- Education: Northwestern University Harvard University
- Scientific career
- Fields: History of science
- Workplaces: Edinburgh University University of Bath Imperial College London University of New South Wales

= Gary Werskey =

Historian of science

Gary Werskey is a biographer and cultural historian of art and science. He graduated from Northwestern University in 1965, majoring in History (BA, with distinction). He entered Harvard University's Graduate School of Arts & Sciences in the same year as a Woodrow Wilson Fellow. After taking his MA in History in 1966, he embarked on his doctoral studies as a Wilson Dissertation Fellow and was awarded his PhD in History in 1973.

In the first phase of his career Werskey was based in the UK between 1970 and 1986, teaching at the Universities of Edinburgh and Bath before joining the Industrial Sociology Unit at Imperial College in 1978. His research focused primarily on the relationship between Marxism and science. He provided a new introduction to Science at the Crossroads when it was republished in 1971, and published his The Visible College: A Collective Biography of British Scientists and Socialists of the 1930s in 1978 (reprinted in 1988). Werskey was also a member of the Radical Science Journal and later discussed this experience in his memoir "Marxist critiques of capitalist science -–A history in three movements?" Here he discussed two British radical science movements firstly in the 1930s–40s, and secondly in the 1960s–70s, and speculated about the possibilities of a third movement.

While at Imperial College, Werskey developed a new interest in comparative engineering education, which led him to undertake research on how the training and career development of Japanese engineers contrasted with that of their British counterparts. It was this work which prepared him for taking up the position of Director of Professional Studies in the University of New South Wales's Faculty of Engineering in 1987. There he created the UNSW Co-op Program to attract high-achieving students into engineering and applied science courses before working across several faculties to launch an innovative online post-graduate course, the 'MBT' (Master of Business & Technology). Thirty years later, both of these programs are still going strong. Following a stint as UNSW's Director of External Affairs, Werskey left the university to work as a management consultant, co-founding The Leading Partnership, from which he retired in the early 2000s.
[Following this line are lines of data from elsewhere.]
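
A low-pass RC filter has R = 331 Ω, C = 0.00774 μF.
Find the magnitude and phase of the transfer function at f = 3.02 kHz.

Step 1 — Angular frequency: ω = 2π·3020 = 1.898e+04 rad/s.
Step 2 — Transfer function: H(jω) = 1/(1 + jωRC).
Step 3 — Denominator: 1 + jωRC = 1 + j·1.898e+04·331·7.74e-09 = 1 + j0.04861.
Step 4 — H = 0.9976 - j0.0485.
Step 5 — Magnitude: |H| = 0.9988 (-0.0 dB); phase: φ = -2.8°.

|H| = 0.9988 (-0.0 dB), φ = -2.8°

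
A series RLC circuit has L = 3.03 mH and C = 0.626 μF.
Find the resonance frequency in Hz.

Step 1 — Resonance condition Im(Z)=0 gives ω₀ = 1/√(LC).
Step 2 — ω₀ = 1/√(0.00303·6.26e-07) = 2.296e+04 rad/s.
Step 3 — f₀ = ω₀/(2π) = 3654 Hz.

f₀ = 3654 Hz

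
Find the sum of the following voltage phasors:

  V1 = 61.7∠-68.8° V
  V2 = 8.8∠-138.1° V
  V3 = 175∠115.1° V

Step 1 — Convert each phasor to rectangular form:
  V1 = 61.7·(cos(-68.8°) + j·sin(-68.8°)) = 22.31 - j57.52 V
  V2 = 8.8·(cos(-138.1°) + j·sin(-138.1°)) = -6.55 - j5.877 V
  V3 = 175·(cos(115.1°) + j·sin(115.1°)) = -74.23 + j158.5 V
Step 2 — Sum components: V_total = -58.47 + j95.07 V.
Step 3 — Convert to polar: |V_total| = 111.6 V, ∠V_total = 121.6°.

V_total = 111.6∠121.6° V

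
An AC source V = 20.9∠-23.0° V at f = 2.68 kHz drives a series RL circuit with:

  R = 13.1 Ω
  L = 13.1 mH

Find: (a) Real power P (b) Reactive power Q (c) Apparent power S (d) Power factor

Step 1 — Angular frequency: ω = 2π·f = 2π·2680 = 1.684e+04 rad/s.
Step 2 — Component impedances:
  R: Z = R = 13.1 Ω
  L: Z = jωL = j·1.684e+04·0.0131 = 0 + j220.6 Ω
Step 3 — Series combination: Z_total = R + L = 13.1 + j220.6 Ω = 221∠86.6° Ω.
Step 4 — Source phasor: V = 20.9∠-23.0° V = 19.24 - j8.166 V.
Step 5 — Current: I = V / Z = -0.03173 - j0.0891 A = 0.09458∠-109.6° A.
Step 6 — Complex power: S = V·I* = 0.1172 + j1.973 VA.
Step 7 — Real power: P = Re(S) = 0.1172 W.
Step 8 — Reactive power: Q = Im(S) = 1.973 VAR.
Step 9 — Apparent power: |S| = 1.977 VA.
Step 10 — Power factor: PF = P/|S| = 0.05928 (lagging).

(a) P = 0.1172 W  (b) Q = 1.973 VAR  (c) S = 1.977 VA  (d) PF = 0.05928 (lagging)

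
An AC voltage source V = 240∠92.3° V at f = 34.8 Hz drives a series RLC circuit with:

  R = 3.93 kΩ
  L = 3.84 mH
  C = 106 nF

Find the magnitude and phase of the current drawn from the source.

Step 1 — Angular frequency: ω = 2π·f = 2π·34.8 = 218.7 rad/s.
Step 2 — Component impedances:
  R: Z = R = 3930 Ω
  L: Z = jωL = j·218.7·0.00384 = 0 + j0.8396 Ω
  C: Z = 1/(jωC) = -j/(ω·C) = 0 - j4.315e+04 Ω
Step 3 — Series combination: Z_total = R + L + C = 3930 - j4.314e+04 Ω = 4.332e+04∠-84.8° Ω.
Step 4 — Source phasor: V = 240∠92.3° V = -9.632 + j239.8 V.
Step 5 — Ohm's law: I = V / Z_total = (-9.632 + j239.8) / (3930 - j4.314e+04) = -0.005533 + j0.0002807 A.
Step 6 — Convert to polar: |I| = 0.00554 A, ∠I = 177.1°.

I = 0.00554∠177.1° A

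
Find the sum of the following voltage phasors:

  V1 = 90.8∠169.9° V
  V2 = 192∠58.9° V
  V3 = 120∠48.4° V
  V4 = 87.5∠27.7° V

Step 1 — Convert each phasor to rectangular form:
  V1 = 90.8·(cos(169.9°) + j·sin(169.9°)) = -89.39 + j15.92 V
  V2 = 192·(cos(58.9°) + j·sin(58.9°)) = 99.17 + j164.4 V
  V3 = 120·(cos(48.4°) + j·sin(48.4°)) = 79.67 + j89.74 V
  V4 = 87.5·(cos(27.7°) + j·sin(27.7°)) = 77.47 + j40.67 V
Step 2 — Sum components: V_total = 166.9 + j310.7 V.
Step 3 — Convert to polar: |V_total| = 352.7 V, ∠V_total = 61.8°.

V_total = 352.7∠61.8° V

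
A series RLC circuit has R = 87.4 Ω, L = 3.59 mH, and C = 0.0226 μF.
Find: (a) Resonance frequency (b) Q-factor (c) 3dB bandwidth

Step 1 — Resonance: ω₀ = 1/√(LC) = 1/√(0.00359·2.26e-08) = 1.11e+05 rad/s.
Step 2 — f₀ = ω₀/(2π) = 1.767e+04 Hz.
Step 3 — Series Q: Q = ω₀L/R = 1.11e+05·0.00359/87.4 = 4.56.
Step 4 — Bandwidth: Δω = ω₀/Q = 2.435e+04 rad/s; BW = Δω/(2π) = 3875 Hz.

(a) f₀ = 1.767e+04 Hz  (b) Q = 4.56  (c) BW = 3875 Hz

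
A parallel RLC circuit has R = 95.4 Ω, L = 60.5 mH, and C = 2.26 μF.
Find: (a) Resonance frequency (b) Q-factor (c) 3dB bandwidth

Step 1 — Resonance: ω₀ = 1/√(LC) = 1/√(0.0605·2.26e-06) = 2704 rad/s.
Step 2 — f₀ = ω₀/(2π) = 430.4 Hz.
Step 3 — Parallel Q: Q = R/(ω₀L) = 95.4/(2704·0.0605) = 0.5831.
Step 4 — Bandwidth: Δω = ω₀/Q = 4638 rad/s; BW = Δω/(2π) = 738.2 Hz.

(a) f₀ = 430.4 Hz  (b) Q = 0.5831  (c) BW = 738.2 Hz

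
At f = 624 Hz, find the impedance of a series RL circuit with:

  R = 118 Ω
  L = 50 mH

Step 1 — Angular frequency: ω = 2π·f = 2π·624 = 3921 rad/s.
Step 2 — Component impedances:
  R: Z = R = 118 Ω
  L: Z = jωL = j·3921·0.05 = 0 + j196 Ω
Step 3 — Series combination: Z_total = R + L = 118 + j196 Ω = 228.8∠59.0° Ω.

Z = 118 + j196 Ω = 228.8∠59.0° Ω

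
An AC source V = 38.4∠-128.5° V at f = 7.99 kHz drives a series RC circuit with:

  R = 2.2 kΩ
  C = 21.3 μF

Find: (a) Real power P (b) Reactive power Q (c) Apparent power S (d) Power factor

Step 1 — Angular frequency: ω = 2π·f = 2π·7990 = 5.02e+04 rad/s.
Step 2 — Component impedances:
  R: Z = R = 2200 Ω
  C: Z = 1/(jωC) = -j/(ω·C) = 0 - j0.9352 Ω
Step 3 — Series combination: Z_total = R + C = 2200 - j0.9352 Ω = 2200∠-0.0° Ω.
Step 4 — Source phasor: V = 38.4∠-128.5° V = -23.9 - j30.05 V.
Step 5 — Current: I = V / Z = -0.01086 - j0.01366 A = 0.01745∠-128.5° A.
Step 6 — Complex power: S = V·I* = 0.6703 - j0.0002849 VA.
Step 7 — Real power: P = Re(S) = 0.6703 W.
Step 8 — Reactive power: Q = Im(S) = -0.0002849 VAR.
Step 9 — Apparent power: |S| = 0.6703 VA.
Step 10 — Power factor: PF = P/|S| = 1 (leading).

(a) P = 0.6703 W  (b) Q = -0.0002849 VAR  (c) S = 0.6703 VA  (d) PF = 1 (leading)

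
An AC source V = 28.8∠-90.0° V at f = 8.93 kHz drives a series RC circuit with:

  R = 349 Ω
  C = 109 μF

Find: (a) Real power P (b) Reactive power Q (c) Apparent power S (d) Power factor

Step 1 — Angular frequency: ω = 2π·f = 2π·8930 = 5.611e+04 rad/s.
Step 2 — Component impedances:
  R: Z = R = 349 Ω
  C: Z = 1/(jωC) = -j/(ω·C) = 0 - j0.1635 Ω
Step 3 — Series combination: Z_total = R + C = 349 - j0.1635 Ω = 349∠-0.0° Ω.
Step 4 — Source phasor: V = 28.8∠-90.0° V = 0 - j28.8 V.
Step 5 — Current: I = V / Z = 3.866e-05 - j0.08252 A = 0.08252∠-90.0° A.
Step 6 — Complex power: S = V·I* = 2.377 - j0.001113 VA.
Step 7 — Real power: P = Re(S) = 2.377 W.
Step 8 — Reactive power: Q = Im(S) = -0.001113 VAR.
Step 9 — Apparent power: |S| = 2.377 VA.
Step 10 — Power factor: PF = P/|S| = 1 (leading).

(a) P = 2.377 W  (b) Q = -0.001113 VAR  (c) S = 2.377 VA  (d) PF = 1 (leading)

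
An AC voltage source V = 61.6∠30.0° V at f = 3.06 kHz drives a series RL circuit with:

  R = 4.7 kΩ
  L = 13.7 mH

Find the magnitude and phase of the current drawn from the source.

Step 1 — Angular frequency: ω = 2π·f = 2π·3060 = 1.923e+04 rad/s.
Step 2 — Component impedances:
  R: Z = R = 4700 Ω
  L: Z = jωL = j·1.923e+04·0.0137 = 0 + j263.4 Ω
Step 3 — Series combination: Z_total = R + L = 4700 + j263.4 Ω = 4707∠3.2° Ω.
Step 4 — Source phasor: V = 61.6∠30.0° V = 53.35 + j30.8 V.
Step 5 — Ohm's law: I = V / Z_total = (53.35 + j30.8) / (4700 + j263.4) = 0.01168 + j0.005899 A.
Step 6 — Convert to polar: |I| = 0.01309 A, ∠I = 26.8°.

I = 0.01309∠26.8° A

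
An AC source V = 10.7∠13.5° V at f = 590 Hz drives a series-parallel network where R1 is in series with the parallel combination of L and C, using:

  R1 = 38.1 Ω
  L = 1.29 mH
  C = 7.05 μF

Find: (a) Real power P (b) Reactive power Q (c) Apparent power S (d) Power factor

Step 1 — Angular frequency: ω = 2π·f = 2π·590 = 3707 rad/s.
Step 2 — Component impedances:
  R1: Z = R = 38.1 Ω
  L: Z = jωL = j·3707·0.00129 = 0 + j4.782 Ω
  C: Z = 1/(jωC) = -j/(ω·C) = 0 - j38.26 Ω
Step 3 — Parallel branch: L || C = 1/(1/L + 1/C) = 0 + j5.465 Ω.
Step 4 — Series with R1: Z_total = R1 + (L || C) = 38.1 + j5.465 Ω = 38.49∠8.2° Ω.
Step 5 — Source phasor: V = 10.7∠13.5° V = 10.4 + j2.498 V.
Step 6 — Current: I = V / Z = 0.2768 + j0.02586 A = 0.278∠5.3° A.
Step 7 — Complex power: S = V·I* = 2.944 + j0.4224 VA.
Step 8 — Real power: P = Re(S) = 2.944 W.
Step 9 — Reactive power: Q = Im(S) = 0.4224 VAR.
Step 10 — Apparent power: |S| = 2.975 VA.
Step 11 — Power factor: PF = P/|S| = 0.9899 (lagging).

(a) P = 2.944 W  (b) Q = 0.4224 VAR  (c) S = 2.975 VA  (d) PF = 0.9899 (lagging)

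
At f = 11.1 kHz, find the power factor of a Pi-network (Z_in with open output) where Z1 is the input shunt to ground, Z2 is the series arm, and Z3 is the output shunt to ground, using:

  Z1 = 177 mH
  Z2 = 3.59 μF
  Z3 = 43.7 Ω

Step 1 — Angular frequency: ω = 2π·f = 2π·1.11e+04 = 6.974e+04 rad/s.
Step 2 — Component impedances:
  Z1: Z = jωL = j·6.974e+04·0.177 = 0 + j1.234e+04 Ω
  Z2: Z = 1/(jωC) = -j/(ω·C) = 0 - j3.994 Ω
  Z3: Z = R = 43.7 Ω
Step 3 — With open output, the series arm Z2 and the output shunt Z3 appear in series to ground: Z2 + Z3 = 43.7 - j3.994 Ω.
Step 4 — Parallel with input shunt Z1: Z_in = Z1 || (Z2 + Z3) = 43.73 - j3.84 Ω = 43.9∠-5.0° Ω.
Step 5 — Power factor: PF = cos(φ) = Re(Z)/|Z| = 43.728/43.896 = 0.9962.
Step 6 — Type: Im(Z) = -3.84 ⇒ leading (phase φ = -5.0°).

PF = 0.9962 (leading, φ = -5.0°)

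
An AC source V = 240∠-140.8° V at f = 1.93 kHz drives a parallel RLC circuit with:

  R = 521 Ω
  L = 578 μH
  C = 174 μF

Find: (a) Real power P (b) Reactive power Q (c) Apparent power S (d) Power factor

Step 1 — Angular frequency: ω = 2π·f = 2π·1930 = 1.213e+04 rad/s.
Step 2 — Component impedances:
  R: Z = R = 521 Ω
  L: Z = jωL = j·1.213e+04·0.000578 = 0 + j7.009 Ω
  C: Z = 1/(jωC) = -j/(ω·C) = 0 - j0.4739 Ω
Step 3 — Parallel combination: 1/Z_total = 1/R + 1/L + 1/C; Z_total = 0.0004959 - j0.5083 Ω = 0.5083∠-89.9° Ω.
Step 4 — Source phasor: V = 240∠-140.8° V = -186 - j151.7 V.
Step 5 — Current: I = V / Z = 298.1 - j366.2 A = 472.2∠-50.9° A.
Step 6 — Complex power: S = V·I* = 110.6 - j1.133e+05 VA.
Step 7 — Real power: P = Re(S) = 110.6 W.
Step 8 — Reactive power: Q = Im(S) = -1.133e+05 VAR.
Step 9 — Apparent power: |S| = 1.133e+05 VA.
Step 10 — Power factor: PF = P/|S| = 0.0009756 (leading).

(a) P = 110.6 W  (b) Q = -1.133e+05 VAR  (c) S = 1.133e+05 VA  (d) PF = 0.0009756 (leading)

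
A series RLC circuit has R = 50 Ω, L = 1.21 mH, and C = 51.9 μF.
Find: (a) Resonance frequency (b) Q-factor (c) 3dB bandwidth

Step 1 — Resonance: ω₀ = 1/√(LC) = 1/√(0.00121·5.19e-05) = 3990 rad/s.
Step 2 — f₀ = ω₀/(2π) = 635.1 Hz.
Step 3 — Series Q: Q = ω₀L/R = 3990·0.00121/50 = 0.09657.
Step 4 — Bandwidth: Δω = ω₀/Q = 4.132e+04 rad/s; BW = Δω/(2π) = 6577 Hz.

(a) f₀ = 635.1 Hz  (b) Q = 0.09657  (c) BW = 6577 Hz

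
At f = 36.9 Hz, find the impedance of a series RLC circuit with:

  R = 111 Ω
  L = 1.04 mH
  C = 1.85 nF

Step 1 — Angular frequency: ω = 2π·f = 2π·36.9 = 231.8 rad/s.
Step 2 — Component impedances:
  R: Z = R = 111 Ω
  L: Z = jωL = j·231.8·0.00104 = 0 + j0.2411 Ω
  C: Z = 1/(jωC) = -j/(ω·C) = 0 - j2.331e+06 Ω
Step 3 — Series combination: Z_total = R + L + C = 111 - j2.331e+06 Ω = 2.331e+06∠-90.0° Ω.

Z = 111 - j2.331e+06 Ω = 2.331e+06∠-90.0° Ω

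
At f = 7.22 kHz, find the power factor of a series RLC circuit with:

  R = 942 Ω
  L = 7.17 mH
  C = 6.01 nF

Step 1 — Angular frequency: ω = 2π·f = 2π·7220 = 4.536e+04 rad/s.
Step 2 — Component impedances:
  R: Z = R = 942 Ω
  L: Z = jωL = j·4.536e+04·0.00717 = 0 + j325.3 Ω
  C: Z = 1/(jωC) = -j/(ω·C) = 0 - j3668 Ω
Step 3 — Series combination: Z_total = R + L + C = 942 - j3343 Ω = 3473∠-74.3° Ω.
Step 4 — Power factor: PF = cos(φ) = Re(Z)/|Z| = 942/3472.8 = 0.2713.
Step 5 — Type: Im(Z) = -3343 ⇒ leading (phase φ = -74.3°).

PF = 0.2713 (leading, φ = -74.3°)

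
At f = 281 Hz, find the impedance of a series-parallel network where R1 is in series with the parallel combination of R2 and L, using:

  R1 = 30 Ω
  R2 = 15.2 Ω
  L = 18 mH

Step 1 — Angular frequency: ω = 2π·f = 2π·281 = 1766 rad/s.
Step 2 — Component impedances:
  R1: Z = R = 30 Ω
  R2: Z = R = 15.2 Ω
  L: Z = jωL = j·1766·0.018 = 0 + j31.78 Ω
Step 3 — Parallel branch: R2 || L = 1/(1/R2 + 1/L) = 12.37 + j5.916 Ω.
Step 4 — Series with R1: Z_total = R1 + (R2 || L) = 42.37 + j5.916 Ω = 42.78∠7.9° Ω.

Z = 42.37 + j5.916 Ω = 42.78∠7.9° Ω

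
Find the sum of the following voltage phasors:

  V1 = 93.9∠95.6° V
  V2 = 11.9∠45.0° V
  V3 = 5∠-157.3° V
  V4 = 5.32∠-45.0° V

Step 1 — Convert each phasor to rectangular form:
  V1 = 93.9·(cos(95.6°) + j·sin(95.6°)) = -9.163 + j93.45 V
  V2 = 11.9·(cos(45.0°) + j·sin(45.0°)) = 8.415 + j8.415 V
  V3 = 5·(cos(-157.3°) + j·sin(-157.3°)) = -4.613 - j1.93 V
  V4 = 5.32·(cos(-45.0°) + j·sin(-45.0°)) = 3.762 - j3.762 V
Step 2 — Sum components: V_total = -1.599 + j96.18 V.
Step 3 — Convert to polar: |V_total| = 96.19 V, ∠V_total = 91.0°.

V_total = 96.19∠91.0° V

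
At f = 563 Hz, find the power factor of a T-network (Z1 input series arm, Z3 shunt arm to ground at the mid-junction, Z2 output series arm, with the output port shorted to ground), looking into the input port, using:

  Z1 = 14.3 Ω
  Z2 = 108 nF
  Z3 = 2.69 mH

Step 1 — Angular frequency: ω = 2π·f = 2π·563 = 3537 rad/s.
Step 2 — Component impedances:
  Z1: Z = R = 14.3 Ω
  Z2: Z = 1/(jωC) = -j/(ω·C) = 0 - j2618 Ω
  Z3: Z = jωL = j·3537·0.00269 = 0 + j9.516 Ω
Step 3 — With the output port shorted to ground, the output series arm Z2 runs from the junction to ground; the shunt arm Z3 also runs from the junction to ground. They appear in parallel: Z3 || Z2 = 0 + j9.55 Ω.
Step 4 — Series with input arm Z1: Z_in = Z1 + (Z3 || Z2) = 14.3 + j9.55 Ω = 17.2∠33.7° Ω.
Step 5 — Power factor: PF = cos(φ) = Re(Z)/|Z| = 14.3/17.196 = 0.8316.
Step 6 — Type: Im(Z) = 9.55 ⇒ lagging (phase φ = 33.7°).

PF = 0.8316 (lagging, φ = 33.7°)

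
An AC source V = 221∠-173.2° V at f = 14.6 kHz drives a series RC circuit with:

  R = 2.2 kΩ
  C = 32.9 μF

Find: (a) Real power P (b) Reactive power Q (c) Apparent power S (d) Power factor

Step 1 — Angular frequency: ω = 2π·f = 2π·1.46e+04 = 9.173e+04 rad/s.
Step 2 — Component impedances:
  R: Z = R = 2200 Ω
  C: Z = 1/(jωC) = -j/(ω·C) = 0 - j0.3313 Ω
Step 3 — Series combination: Z_total = R + C = 2200 - j0.3313 Ω = 2200∠-0.0° Ω.
Step 4 — Source phasor: V = 221∠-173.2° V = -219.4 - j26.17 V.
Step 5 — Current: I = V / Z = -0.09975 - j0.01191 A = 0.1005∠-173.2° A.
Step 6 — Complex power: S = V·I* = 22.2 - j0.003344 VA.
Step 7 — Real power: P = Re(S) = 22.2 W.
Step 8 — Reactive power: Q = Im(S) = -0.003344 VAR.
Step 9 — Apparent power: |S| = 22.2 VA.
Step 10 — Power factor: PF = P/|S| = 1 (leading).

(a) P = 22.2 W  (b) Q = -0.003344 VAR  (c) S = 22.2 VA  (d) PF = 1 (leading)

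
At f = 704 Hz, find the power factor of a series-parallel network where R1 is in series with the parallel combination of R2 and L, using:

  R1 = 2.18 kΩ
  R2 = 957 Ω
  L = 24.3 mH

Step 1 — Angular frequency: ω = 2π·f = 2π·704 = 4423 rad/s.
Step 2 — Component impedances:
  R1: Z = R = 2180 Ω
  R2: Z = R = 957 Ω
  L: Z = jωL = j·4423·0.0243 = 0 + j107.5 Ω
Step 3 — Parallel branch: R2 || L = 1/(1/R2 + 1/L) = 11.92 + j106.1 Ω.
Step 4 — Series with R1: Z_total = R1 + (R2 || L) = 2192 + j106.1 Ω = 2194∠2.8° Ω.
Step 5 — Power factor: PF = cos(φ) = Re(Z)/|Z| = 2191.9/2194.5 = 0.9988.
Step 6 — Type: Im(Z) = 106.1 ⇒ lagging (phase φ = 2.8°).

PF = 0.9988 (lagging, φ = 2.8°)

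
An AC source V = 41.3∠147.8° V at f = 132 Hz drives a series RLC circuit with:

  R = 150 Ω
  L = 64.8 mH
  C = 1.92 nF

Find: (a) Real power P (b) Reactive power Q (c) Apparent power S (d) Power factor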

In 2009 Werskey co-founded the Blackheath History Forum to encourage the discussion and popularization of important debates in Australian history. For the next decade he turned his attention to the field of Australian art history between the 1880s and the 1920s. His research has been supported by the University of Sydney's Department of History in the School of Philosophical & Historical Inquiry, where he is currently an Hon. Associate. His research has culminated in 2021 with both the publication by NewSouth Books of his Picturing a Nation: The Art & Life of A.H. Fullwood and the launch of an exhibition at the National Library of Australia in Canberra -- A Nation Imagined: The Artists of the Picturesque Atlas—which he has co-curated with the Art Gallery of NSW's Curator of Australian & Pacific Art, Natalie Wilson. This show will run from March 12 to July 11, 2021.